The Pennsylvania State Education Association (PSEA), the largest public-sector union in Pennsylvania, is notifying more than half a million individuals that their personal data was compromised in a cybersecurity breach that occurred in July 2024.
Representing over 178,000 education professionals—including teachers, support staff, higher education employees, nurses, retirees, and future educators—PSEA disclosed the breach in letters sent to 517,487 affected individuals.
"PSEA experienced a security incident on or about July 6, 2024, that impacted our network environment," the organization stated in its notification. "Through a thorough investigation and extensive review of impacted data, which was completed on February 18, 2025, we determined that the data acquired by the unauthorized actor contained some personal information belonging to individuals whose information was contained within certain files within our network."
Types of Stolen Data
The stolen information varies by individual and includes sensitive personal, financial, and health-related details.
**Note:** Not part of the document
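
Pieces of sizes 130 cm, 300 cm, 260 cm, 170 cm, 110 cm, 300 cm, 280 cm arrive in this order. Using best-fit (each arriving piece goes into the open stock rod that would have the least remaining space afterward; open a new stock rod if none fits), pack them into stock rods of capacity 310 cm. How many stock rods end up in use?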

This may include:
- Driver’s license or state ID numbers
- Social Security numbers
- Account PINs and security codes
- Payment card details
- Passport information
- Taxpayer identification numbers
- Online credentials
- Health insurance and medical records
In response to the breach, PSEA is offering free credit monitoring and identity restoration services through IDX for those whose Social Security numbers were affected. Eligible individuals must enroll by June 17, 2025. The union also advised affected individuals to monitor their financial statements, review credit reports for suspicious activity, and consider placing a fraud alert or security freeze on their credit files.
Although PSEA has not directly attributed the attack to a specific threat group, the Rhysida ransomware gang took responsibility for the breach on September 9, 2024. The cybercriminals reportedly demanded a 20 BTC ransom and threatened to leak stolen data if their demands were not met. While it remains unclear if PSEA complied with the ransom request, Rhysida has since removed the stolen data from its dark web leak site.
Rhysida, a ransomware-as-a-service (RaaS) group, first emerged in May 2023 and has been linked to several high-profile cyberattacks. Notable incidents include breaches at the British Library, the Chilean Army, and Sony subsidiary Insomniac Games. In November 2023, the group leaked 1.67 TB of documents after Insomniac refused to pay a $2 million ransom.
More recently, Rhysida affiliates targeted Lurie Children’s Hospital in Chicago in February 2024, attempting to sell stolen data for 60 BTC (approximately $3.7 million at the time). Other victims include the Singing River Health System, which suffered a data breach affecting 900,000 individuals in August 2023, and the City of Columbus, Ohio, where 500,000 residents’ data was compromised in July 2024.
Cybersecurity agencies, including the Cybersecurity and Infrastructure Security Agency (CISA) and the FBI, have warned that Rhysida ransomware affiliates continue to launch opportunistic attacks across various industry sectors. Additionally, the U.S. Department of Health and Human Services (HHS) has linked the group to multiple cyberattacks targeting healthcare institutions.